Ignacio Leveque is the chef in charge of entertaining the guests of that magnificent place with his culinary skills. He was raised among the characteristic flavors and aromas of Mendoza’s gastronomy and offers them to his visitors. He tells the story of the people living in the area and how gastronomic harmony and wine come together in his kitchen to blend his art with the landscape, the mountainous terrain and the snow, at 2,550 masl.
The specialist expresses his impressions about cooking in the middle of the mountains, surrounded by snow and using the most characteristic ingredients of the area in his kitchen. “It is an incredible feeling, you connect with nature and those around you in a unique way. I always try to include native ingredients that represent the place in the most appropriate way, such as goat, goat cheese and jarilla (A typical plant in the region: Larrea cuneifolia). In the winter dishes, you can never miss the different cuts of meat, legumes and, obviously, the vegetables that our land gives us’, he points out.
That is when wine comes into play. Wine is the protagonist of each meal in Mendoza and the great companion of flavors. In this regard, the chef details: “We use it in all meals to give that characteristic special touch, that peculiar explosion of flavors”
Traditional recipes of Mendoza
Through a three-course menu with starter, main course and dessert, Ignacio fuses traditional and homemade dishes with a gourmet style.
The starter: ‘Pasteles Fritos’ (fried meat pies).
Ingredients: ground meat, onion, salt, pepper, oregano, paprika and garlic powder.
Chop the onions finely. Cook them in a pot with a little oil for approximately 15′, with the lid on. Add the ground or knife-cut meat and stir it until everything is well integrated. Lastly, add the spices and season. Let it rest until it cools down. Form the pies and fry them over high heat for 1′ on each side. Finally, serve them with a good glass of red wine.

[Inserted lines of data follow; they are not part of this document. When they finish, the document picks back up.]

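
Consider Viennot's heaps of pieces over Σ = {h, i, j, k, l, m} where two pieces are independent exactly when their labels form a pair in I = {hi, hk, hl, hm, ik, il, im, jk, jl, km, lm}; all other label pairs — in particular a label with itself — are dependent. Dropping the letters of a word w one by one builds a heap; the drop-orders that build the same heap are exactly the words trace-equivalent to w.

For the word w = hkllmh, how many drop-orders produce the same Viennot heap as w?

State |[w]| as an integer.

0(h) covers ∅
1(k) covers ∅
2(l) covers 1:k
3(l) covers 2:l
4(m) covers ∅
5(h) covers 0:h
floor of heap: 0:h, 1:k, 4:m
completions by unplaced set U, small U first (add the entries for U minus each lowest piece of U):
  |U|=1: {3}:1  {4}:1  {5}:1
  |U|=2: {0,5}:1  {2,3}:1  {3,4}:2  {3,5}:2  {4,5}:2
  |U|=3: {0,3,5}:3  {0,4,5}:3  {1,2,3}:1  {2,3,4}:3  {2,3,5}:3  {3,4,5}:6
  |U|=4: {0,2,3,5}:6  {0,3,4,5}:12  {1,2,3,4}:4  {1,2,3,5}:4  {2,3,4,5}:12
  start at 0(h): 20
  start at 1(k): 30
  start at 4(m): 10
sum over floor = 60

60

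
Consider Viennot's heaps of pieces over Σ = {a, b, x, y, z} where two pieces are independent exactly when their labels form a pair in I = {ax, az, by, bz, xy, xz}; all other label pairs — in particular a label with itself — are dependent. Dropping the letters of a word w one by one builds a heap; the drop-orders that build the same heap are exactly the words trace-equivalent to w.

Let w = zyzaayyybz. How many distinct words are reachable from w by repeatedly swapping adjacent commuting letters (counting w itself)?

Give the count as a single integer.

16

drop 0:z onto floor
drop 1:y onto {0:z}
drop 2:z onto {1:y}
drop 3:a onto {1:y}
drop 4:a onto {3:a}
drop 5:y onto {2:z, 4:a}
drop 6:y onto {5:y}
drop 7:y onto {6:y}
drop 8:b onto {4:a}
drop 9:z onto {7:y}
ground layer = {0:z}
drop-orders for the pieces not yet dropped (sum over which currently-grounded one goes next):
  1 to go: {8} 1  {9} 1
  2 to go: {7,9} 1  {8,9} 2
  3 to go: {6,7,9} 1  {7,8,9} 3
  4 to go: {5,6,7,9} 1  {6,7,8,9} 4
  5 to go: {2,5,6,7,9} 1  {5,6,7,8,9} 5
  6 to go: {2,5,6,7,8,9} 6  {4,5,6,7,8,9} 5
  7 to go: {2,4,5,6,7,8,9} 11  {3,4,5,6,7,8,9} 5
  8 to go: {2,3,4,5,6,7,8,9} 16
  if 0:z drops first: 16 orders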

Main course: Roasted Goat and Vegetables
For the main course, Ignacio proposes goat roasted in a wood-fired oven accompanied by roasted vegetables. Ingredients: a goat, 4 onions, 1 cabutia squash, 4 large potatoes, salt, pepper and the necessary amount of olive oil.
For this delicacy, the goat is seasoned with salt and pepper on both sides and placed in the oven over medium heat for 2 hours. Then wash and cut each vegetable in half and season them with salt, pepper and olive oil. Cook them in the oven for 1 hour and a half over low heat. Pair this dish with Malbec wine.
Dessert: White Chocolate and Jarilla Domes filled with Dulce de Leche
Finally, to close an exquisite menu, the dessert: delicious white chocolate and jarilla domes filled with dulce de leche. For this, you need 500 grams of white chocolate, the necessary amount of jarilla, the necessary amount of dulce de leche and yellow coloring.
Finely chop jarilla leaves, add them to the white chocolate. Place this mix in a bain-marie over a very low heat and add the coloring until it becomes a uniform mixture. Paint a first layer in the dome form. Allow it to rest until it solidifies. Filled the forms with dulce de leche. Make a second layer of chocolate. Finally, unmold and serve the domes with a glass of sparkling wine or white wine.